Friday, January 4, 2008

Brilliant Article

I read about a dozen newspaper columns every day and while I have no intention of turning this blog into a DrudgeReport (although I should be so lucky to be in such an esteemed class), when I read a column that I really like--I want to share it with everyone.

I know not everybody has access to the opinion pages of the NYTIMES online so here are a few quotes from David Brooks' column about the Iowa Caucuses, which if you do have access and time, I would encourage you to read.

On Obama's victory:

  • This is a huge moment. It’s one of those times when a movement that seemed ethereal and idealistic became a reality and took on political substance.
  • Iowa won’t settle the race, but the rest of the primary season is going to be colored by the glow of this result. Whatever their political affiliations, Americans are going to feel good about the Obama victory, which is a story of youth, possibility and unity through diversity — the primordial themes of the American experience.
  • He’s made Hillary Clinton, with her wonkish, pragmatic approach to politics, seem uninspired. He’s made John Edwards, with his angry cries that “corporate greed is killing your children’s future,” seem old-fashioned. Edwards’s political career is probably over.
    Obama is changing the tone of American liberalism, and maybe American politics, too.

On Huckabee's victory:

  • Huckabee understands how middle-class anxiety is really lived. Democrats talk about wages. But real middle-class families have more to fear economically from divorce than from a free trade pact. A person’s lifetime prospects will be threatened more by single parenting than by outsourcing.

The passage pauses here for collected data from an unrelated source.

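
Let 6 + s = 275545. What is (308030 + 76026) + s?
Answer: 659595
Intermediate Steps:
s = 275539 (s = -6 + 275545 = 275539)
(308030 + 76026) + s = (308030 + 76026) + 275539 = 384056 + 275539 = 659595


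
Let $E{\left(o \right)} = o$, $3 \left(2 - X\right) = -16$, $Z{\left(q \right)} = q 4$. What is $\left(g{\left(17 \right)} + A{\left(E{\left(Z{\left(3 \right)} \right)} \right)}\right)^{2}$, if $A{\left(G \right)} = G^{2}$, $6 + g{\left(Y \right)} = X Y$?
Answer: $\frac{620944}{9} \approx 68994.0$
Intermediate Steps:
$Z{\left(q \right)} = 4 q$
$X = \frac{22}{3}$ ($X = 2 - - \frac{16}{3} = 2 + \frac{16}{3} = \frac{22}{3} \approx 7.3333$)
$g{\left(Y \right)} = -6 + \frac{22 Y}{3}$
$\left(g{\left(17 \right)} + A{\left(E{\left(Z{\left(3 \right)} \right)} \right)}\right)^{2} = \left(\left(-6 + \frac{22}{3} \cdot 17\right) + \left(4 \cdot 3\right)^{2}\right)^{2} = \left(\left(-6 + \frac{374}{3}\right) + 12^{2}\right)^{2} = \left(\frac{356}{3} + 144\right)^{2} = \left(\frac{788}{3}\right)^{2} = \frac{620944}{9}$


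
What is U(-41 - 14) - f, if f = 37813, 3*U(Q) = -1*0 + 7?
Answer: -113432/3 ≈ -37811.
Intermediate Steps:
U(Q) = 7/3 (U(Q) = (-1*0 + 7)/3 = (0 + 7)/3 = (⅓)*7 = 7/3)
U(-41 - 14) - f = 7/3 - 1*37813 = 7/3 - 37813 = -113432/3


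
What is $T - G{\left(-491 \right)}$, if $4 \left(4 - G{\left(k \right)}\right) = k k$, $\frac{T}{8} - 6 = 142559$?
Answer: $\frac{4803145}{4} \approx 1.2008 \cdot 10^{6}$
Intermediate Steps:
$T = 1140520$ ($T = 48 + 8 \cdot 142559 = 48 + 1140472 = 1140520$)
$G{\left(k \right)} = 4 - \frac{k^{2}}{4}$ ($G{\left(k \right)} = 4 - \frac{k k}{4} = 4 - \frac{k^{2}}{4}$)
$T - G{\left(-491 \right)} = 1140520 - \left(4 - \frac{\left(-491\right)^{2}}{4}\right) = 1140520 - \left(4 - \frac{241081}{4}\right) = 1140520 - - \frac{241065}{4} = 1140520 + \frac{241065}{4} = \frac{4803145}{4}$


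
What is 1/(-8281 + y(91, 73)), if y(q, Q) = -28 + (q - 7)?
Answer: -1/8225 ≈ -0.00012158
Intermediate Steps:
y(q, Q) = -35 + q (y(q, Q) = -28 + (-7 + q) = -35 + q)
1/(-8281 + y(91, 73)) = 1/(-8281 + (-35 + 91)) = 1/(-8281 + 56) = 1/(-8225) = -1/8225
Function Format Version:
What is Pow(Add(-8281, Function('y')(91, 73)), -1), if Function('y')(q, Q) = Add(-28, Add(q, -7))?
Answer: Rational(-1, 8225) ≈ -0.00012158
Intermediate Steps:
Function('y')(q, Q) = Add(-35, q) (Function('y')(q, Q) = Add(-28, Add(-7, q)) = Add(-35, q))
Pow(Add(-8281, Function('y')(91, 73)), -1) = Pow(Add(-8281, Add(-35, 91)), -1) = Pow(Add(-8281, 56), -1) = Pow(-8225, -1) = Rational(-1, 8225)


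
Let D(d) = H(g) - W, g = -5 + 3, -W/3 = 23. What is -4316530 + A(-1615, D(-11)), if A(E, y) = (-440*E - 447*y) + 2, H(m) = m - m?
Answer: -3636771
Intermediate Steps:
W = -69 (W = -3*23 = -69)
g = -2
H(m) = 0
D(d) = 69 (D(d) = 0 - 1*(-69) = 0 + 69 = 69)
A(E, y) = 2 - 447*y - 440*E (A(E, y) = (-447*y - 440*E) + 2 = 2 - 447*y - 440*E)
-4316530 + A(-1615, D(-11)) = -4316530 + (2 - 447*69 - 440*(-1615)) = -4316530 + (2 - 30843 + 710600) = -4316530 + 679759 = -3636771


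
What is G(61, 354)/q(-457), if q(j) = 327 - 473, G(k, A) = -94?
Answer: 47/73 ≈ 0.64384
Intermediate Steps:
q(j) = -146
G(61, 354)/q(-457) = -94/(-146) = -94*(-1/146) = 47/73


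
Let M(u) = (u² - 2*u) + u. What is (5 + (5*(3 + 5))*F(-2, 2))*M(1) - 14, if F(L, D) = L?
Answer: -14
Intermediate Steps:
M(u) = u² - u
(5 + (5*(3 + 5))*F(-2, 2))*M(1) - 14 = (5 + (5*(3 + 5))*(-2))*(1*(-1 + 1)) - 14 = (5 + (5*8)*(-2))*(1*0) - 14 = (5 + 40*(-2))*0 - 14 = (5 - 80)*0 - 14 = -75*0 - 14 = 0 - 14 = -14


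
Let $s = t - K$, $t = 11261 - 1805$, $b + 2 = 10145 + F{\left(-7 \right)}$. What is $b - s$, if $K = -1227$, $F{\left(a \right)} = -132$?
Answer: $-672$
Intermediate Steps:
$b = 10011$ ($b = -2 + \left(10145 - 132\right) = -2 + 10013 = 10011$)
$t = 9456$ ($t = 11261 - 1805 = 9456$)
$s = 10683$ ($s = 9456 - -1227 = 9456 + 1227 = 10683$)
$b - s = 10011 - 10683 = -672$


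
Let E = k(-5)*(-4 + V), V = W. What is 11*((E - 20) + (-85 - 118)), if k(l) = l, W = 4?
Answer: -2453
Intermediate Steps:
V = 4
E = 0 (E = -5*(-4 + 4) = -5*0 = 0)
11*((E - 20) + (-85 - 118)) = 11*((0 - 20) + (-85 - 118)) = 11*(-20 - 203) = 11*(-223) = -2453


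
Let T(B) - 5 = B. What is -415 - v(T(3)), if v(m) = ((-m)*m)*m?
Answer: 97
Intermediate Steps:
T(B) = 5 + B
v(m) = -m³ (v(m) = (-m²)*m = -m³)
-415 - v(T(3)) = -415 - (-1)*(5 + 3)³ = -415 - (-1)*8³ = -415 - (-1)*512 = -415 - 1*(-512) = -415 + 512 = 97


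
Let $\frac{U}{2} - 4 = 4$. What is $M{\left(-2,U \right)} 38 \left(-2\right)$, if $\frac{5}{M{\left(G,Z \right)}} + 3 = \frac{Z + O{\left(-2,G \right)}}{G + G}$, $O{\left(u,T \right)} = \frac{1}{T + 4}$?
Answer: $\frac{160}{3} \approx 53.333$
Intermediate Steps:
$U = 16$ ($U = 8 + 2 \cdot 4 = 8 + 8 = 16$)
$O{\left(u,T \right)} = \frac{1}{4 + T}$
$M{\left(G,Z \right)} = \frac{5}{-3 + \frac{Z + \frac{1}{4 + G}}{2 G}}$ ($M{\left(G,Z \right)} = \frac{5}{-3 + \frac{Z + \frac{1}{4 + G}}{G + G}} = \frac{5}{-3 + \frac{Z + \frac{1}{4 + G}}{2 G}}$)
$M{\left(-2,U \right)} 38 \left(-2\right) = 10 \left(-2\right) \frac{1}{1 + \left(4 - 2\right) \left(16 - -12\right)} \left(4 - 2\right) 38 \left(-2\right) = 10 \left(-2\right) \frac{1}{1 + 2 \left(16 + 12\right)} 2 \cdot 38 \left(-2\right) = 10 \left(-2\right) \frac{1}{1 + 2 \cdot 28} \cdot 2 \cdot 38 \left(-2\right) = 10 \left(-2\right) \frac{1}{1 + 56} \cdot 2 \cdot 38 \left(-2\right) = 10 \left(-2\right) \frac{1}{57} \cdot 2 \cdot 38 \left(-2\right) = \left(- \frac{40}{57}\right) 38 \left(-2\right) = \left(- \frac{80}{3}\right) \left(-2\right) = \frac{160}{3}$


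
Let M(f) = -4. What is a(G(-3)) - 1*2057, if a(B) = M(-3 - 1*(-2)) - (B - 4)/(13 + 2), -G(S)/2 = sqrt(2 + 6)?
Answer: -30911/15 + 4*sqrt(2)/15 ≈ -2060.4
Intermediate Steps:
G(S) = -4*sqrt(2) (G(S) = -2*sqrt(2 + 6) = -4*sqrt(2))
a(B) = -56/15 - B/15 (a(B) = -4 - (B - 4)/(13 + 2) = -4 - (-4 + B)/15 = -4 - (-4/15 + B/15) = -4 + (4/15 - B/15) = -56/15 - B/15)
a(G(-3)) - 1*2057 = (-56/15 - (-4)*sqrt(2)/15) - 1*2057 = (-56/15 + 4*sqrt(2)/15) - 2057 = -30911/15 + 4*sqrt(2)/15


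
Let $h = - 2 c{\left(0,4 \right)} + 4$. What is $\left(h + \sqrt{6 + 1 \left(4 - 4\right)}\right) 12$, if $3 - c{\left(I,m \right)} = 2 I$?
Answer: $-24 + 12 \sqrt{6} \approx 5.3939$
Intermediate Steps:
$c{\left(I,m \right)} = 3 - 2 I$
$h = -2$ ($h = - 2 \left(3 - 0\right) + 4 = - 2 \left(3 + 0\right) + 4 = \left(-2\right) 3 + 4 = -6 + 4 = -2$)
$\left(h + \sqrt{6 + 1 \left(4 - 4\right)}\right) 12 = \left(-2 + \sqrt{6 + 1 \left(4 - 4\right)}\right) 12 = \left(-2 + \sqrt{6 + 1 \cdot 0}\right) 12 = \left(-2 + \sqrt{6 + 0}\right) 12 = \left(-2 + \sqrt{6}\right) 12 = -24 + 12 \sqrt{6}$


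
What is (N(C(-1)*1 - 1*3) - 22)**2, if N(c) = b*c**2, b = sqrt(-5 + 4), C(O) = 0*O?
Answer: 403 - 396*I ≈ 403.0 - 396.0*I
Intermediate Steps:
C(O) = 0
b = I (b = sqrt(-1) = I ≈ 1.0*I)
N(c) = I*c**2
(N(C(-1)*1 - 1*3) - 22)**2 = (I*(0*1 - 1*3)**2 - 22)**2 = (I*(0 - 3)**2 - 22)**2 = (I*(-3)**2 - 22)**2 = (I*9 - 22)**2 = (9*I - 22)**2 = (-22 + 9*I)**2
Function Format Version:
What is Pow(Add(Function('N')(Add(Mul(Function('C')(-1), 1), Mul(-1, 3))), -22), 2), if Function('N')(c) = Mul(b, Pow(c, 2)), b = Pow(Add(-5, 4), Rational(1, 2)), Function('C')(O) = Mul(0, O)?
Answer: Add(403, Mul(-396, I)) ≈ Add(403.00, Mul(-396.00, I))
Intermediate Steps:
Function('C')(O) = 0
b = I (b = Pow(-1, Rational(1, 2)) = I ≈ Mul(1.0000, I))
Function('N')(c) = Mul(I, Pow(c, 2))
Pow(Add(Function('N')(Add(Mul(Function('C')(-1), 1), Mul(-1, 3))), -22), 2) = Pow(Add(Mul(I, Pow(Add(Mul(0, 1), Mul(-1, 3)), 2)), -22), 2) = Pow(Add(Mul(I, Pow(Add(0, -3), 2)), -22), 2) = Pow(Add(Mul(I, Pow(-3, 2)), -22), 2) = Pow(Add(Mul(I, 9), -22), 2) = Pow(Add(Mul(9, I), -22), 2) = Pow(Add(-22, Mul(9, I)), 2)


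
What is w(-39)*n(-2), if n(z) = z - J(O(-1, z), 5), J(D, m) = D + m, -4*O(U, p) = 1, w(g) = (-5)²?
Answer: -675/4 ≈ -168.75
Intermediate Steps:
w(g) = 25
O(U, p) = -¼ (O(U, p) = -¼*1 = -¼)
n(z) = -19/4 + z (n(z) = z - (-¼ + 5) = z - 1*19/4 = z - 19/4 = -19/4 + z)
w(-39)*n(-2) = 25*(-19/4 - 2) = 25*(-27/4) = -675/4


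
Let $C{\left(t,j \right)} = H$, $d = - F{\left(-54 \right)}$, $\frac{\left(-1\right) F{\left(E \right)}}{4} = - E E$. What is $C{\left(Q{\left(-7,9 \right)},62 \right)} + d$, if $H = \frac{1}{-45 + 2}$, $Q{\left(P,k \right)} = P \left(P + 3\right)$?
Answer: $- \frac{501553}{43} \approx -11664.0$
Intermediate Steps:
$Q{\left(P,k \right)} = P \left(3 + P\right)$
$H = - \frac{1}{43}$ ($H = \frac{1}{-43} = - \frac{1}{43} \approx -0.023256$)
$F{\left(E \right)} = 4 E^{2}$ ($F{\left(E \right)} = - 4 - E E = - 4 \left(- E^{2}\right) = 4 E^{2}$)
$d = -11664$ ($d = - 4 \left(-54\right)^{2} = - 4 \cdot 2916 = \left(-1\right) 11664 = -11664$)
$C{\left(t,j \right)} = - \frac{1}{43}$
$C{\left(Q{\left(-7,9 \right)},62 \right)} + d = - \frac{1}{43} - 11664 = - \frac{501553}{43}$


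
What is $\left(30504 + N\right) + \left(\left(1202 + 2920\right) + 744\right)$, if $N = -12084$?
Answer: $23286$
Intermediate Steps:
$\left(30504 + N\right) + \left(\left(1202 + 2920\right) + 744\right) = \left(30504 - 12084\right) + \left(\left(1202 + 2920\right) + 744\right) = 18420 + \left(4122 + 744\right) = 18420 + 4866 = 23286$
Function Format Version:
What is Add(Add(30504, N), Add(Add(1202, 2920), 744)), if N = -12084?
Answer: 23286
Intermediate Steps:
Add(Add(30504, N), Add(Add(1202, 2920), 744)) = Add(Add(30504, -12084), Add(Add(1202, 2920), 744)) = Add(18420, Add(4122, 744)) = Add(18420, 4866) = 23286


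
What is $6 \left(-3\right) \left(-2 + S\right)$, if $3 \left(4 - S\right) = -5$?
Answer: $-66$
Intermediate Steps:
$S = \frac{17}{3}$ ($S = 4 - - \frac{5}{3} = 4 + \frac{5}{3} = \frac{17}{3} \approx 5.6667$)
$6 \left(-3\right) \left(-2 + S\right) = 6 \left(-3\right) \left(-2 + \frac{17}{3}\right) = \left(-18\right) \frac{11}{3} = -66$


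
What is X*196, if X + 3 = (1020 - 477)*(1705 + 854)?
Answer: 272348664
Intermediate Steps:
X = 1389534 (X = -3 + (1020 - 477)*(1705 + 854) = -3 + 543*2559 = -3 + 1389537 = 1389534)
X*196 = 1389534*196 = 272348664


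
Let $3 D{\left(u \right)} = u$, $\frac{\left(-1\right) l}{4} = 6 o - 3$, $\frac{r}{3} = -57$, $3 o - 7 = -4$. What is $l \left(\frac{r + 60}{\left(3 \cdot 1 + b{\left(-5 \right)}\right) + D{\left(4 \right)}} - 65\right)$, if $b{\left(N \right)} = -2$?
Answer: $\frac{9456}{7} \approx 1350.9$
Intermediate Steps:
$o = 1$ ($o = \frac{7}{3} + \frac{1}{3} \left(-4\right) = \frac{7}{3} - \frac{4}{3} = 1$)
$r = -171$ ($r = 3 \left(-57\right) = -171$)
$l = -12$ ($l = - 4 \left(6 \cdot 1 - 3\right) = - 4 \left(6 - 3\right) = \left(-4\right) 3 = -12$)
$D{\left(u \right)} = \frac{u}{3}$
$l \left(\frac{r + 60}{\left(3 \cdot 1 + b{\left(-5 \right)}\right) + D{\left(4 \right)}} - 65\right) = - 12 \left(\frac{-171 + 60}{\left(3 \cdot 1 - 2\right) + \frac{1}{3} \cdot 4} - 65\right) = - 12 \left(- \frac{111}{\left(3 - 2\right) + \frac{4}{3}} - 65\right) = - 12 \left(- \frac{111}{1 + \frac{4}{3}} - 65\right) = - 12 \left(- \frac{111}{\frac{7}{3}} - 65\right) = - 12 \left(\left(-111\right) \frac{3}{7} - 65\right) = - 12 \left(- \frac{333}{7} - 65\right) = \left(-12\right) \left(- \frac{788}{7}\right) = \frac{9456}{7}$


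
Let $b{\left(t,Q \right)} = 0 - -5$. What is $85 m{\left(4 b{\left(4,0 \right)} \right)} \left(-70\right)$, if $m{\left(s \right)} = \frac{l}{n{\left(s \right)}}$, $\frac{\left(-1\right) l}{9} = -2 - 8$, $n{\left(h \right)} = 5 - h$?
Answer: $35700$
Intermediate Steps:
$b{\left(t,Q \right)} = 5$ ($b{\left(t,Q \right)} = 0 + 5 = 5$)
$l = 90$ ($l = - 9 \left(-2 - 8\right) = \left(-9\right) \left(-10\right) = 90$)
$m{\left(s \right)} = \frac{90}{5 - s}$
$85 m{\left(4 b{\left(4,0 \right)} \right)} \left(-70\right) = 85 \left(- \frac{90}{-5 + 4 \cdot 5}\right) \left(-70\right) = 85 \left(- \frac{90}{-5 + 20}\right) \left(-70\right) = 85 \left(- \frac{90}{15}\right) \left(-70\right) = 85 \left(\left(-90\right) \frac{1}{15}\right) \left(-70\right) = 85 \left(-6\right) \left(-70\right) = \left(-510\right) \left(-70\right) = 35700$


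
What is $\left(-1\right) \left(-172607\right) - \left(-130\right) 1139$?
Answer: $320677$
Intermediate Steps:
$\left(-1\right) \left(-172607\right) - \left(-130\right) 1139 = 172607 - -148070 = 172607 + 148070 = 320677$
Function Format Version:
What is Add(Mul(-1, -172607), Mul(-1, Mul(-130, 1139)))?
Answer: 320677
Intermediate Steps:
Add(Mul(-1, -172607), Mul(-1, Mul(-130, 1139))) = Add(172607, Mul(-1, -148070)) = Add(172607, 148070) = 320677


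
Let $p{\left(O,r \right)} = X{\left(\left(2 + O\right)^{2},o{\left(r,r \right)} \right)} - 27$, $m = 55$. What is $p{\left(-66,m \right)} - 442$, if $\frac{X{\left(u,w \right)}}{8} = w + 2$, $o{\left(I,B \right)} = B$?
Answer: $-13$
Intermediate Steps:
$X{\left(u,w \right)} = 16 + 8 w$ ($X{\left(u,w \right)} = 8 \left(w + 2\right) = 8 \left(2 + w\right) = 16 + 8 w$)
$p{\left(O,r \right)} = -11 + 8 r$ ($p{\left(O,r \right)} = \left(16 + 8 r\right) - 27 = -11 + 8 r$)
$p{\left(-66,m \right)} - 442 = \left(-11 + 8 \cdot 55\right) - 442 = \left(-11 + 440\right) - 442 = 429 - 442 = -13$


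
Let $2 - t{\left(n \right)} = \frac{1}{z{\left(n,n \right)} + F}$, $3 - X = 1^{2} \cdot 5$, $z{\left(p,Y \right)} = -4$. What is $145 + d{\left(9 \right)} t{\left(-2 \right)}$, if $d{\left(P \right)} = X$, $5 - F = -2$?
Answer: $\frac{425}{3} \approx 141.67$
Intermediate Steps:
$F = 7$ ($F = 5 - -2 = 5 + 2 = 7$)
$X = -2$ ($X = 3 - 1^{2} \cdot 5 = 3 - 1 \cdot 5 = 3 - 5 = -2$)
$t{\left(n \right)} = \frac{5}{3}$ ($t{\left(n \right)} = 2 - \frac{1}{-4 + 7} = 2 - \frac{1}{3} = \frac{5}{3}$)
$d{\left(P \right)} = -2$
$145 + d{\left(9 \right)} t{\left(-2 \right)} = 145 - \frac{10}{3} = \frac{425}{3}$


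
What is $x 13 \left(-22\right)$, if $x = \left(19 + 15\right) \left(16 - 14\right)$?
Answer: $-19448$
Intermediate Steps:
$x = 68$ ($x = 34 \cdot 2 = 68$)
$x 13 \left(-22\right) = 68 \cdot 13 \left(-22\right) = 884 \left(-22\right) = -19448$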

Huckabee understands that economic well-being is fused with social and moral well-being, and he talks about the inter-relationship in a way no other candidate has.
  • A conservatism that recognizes stable families as the foundation of economic growth is not hard to imagine. A conservatism that loves capitalism but distrusts capitalists is not hard to imagine either. Adam Smith felt this way. A conservatism that pays attention to people making less than $50,000 a year is the only conservatism worth defending.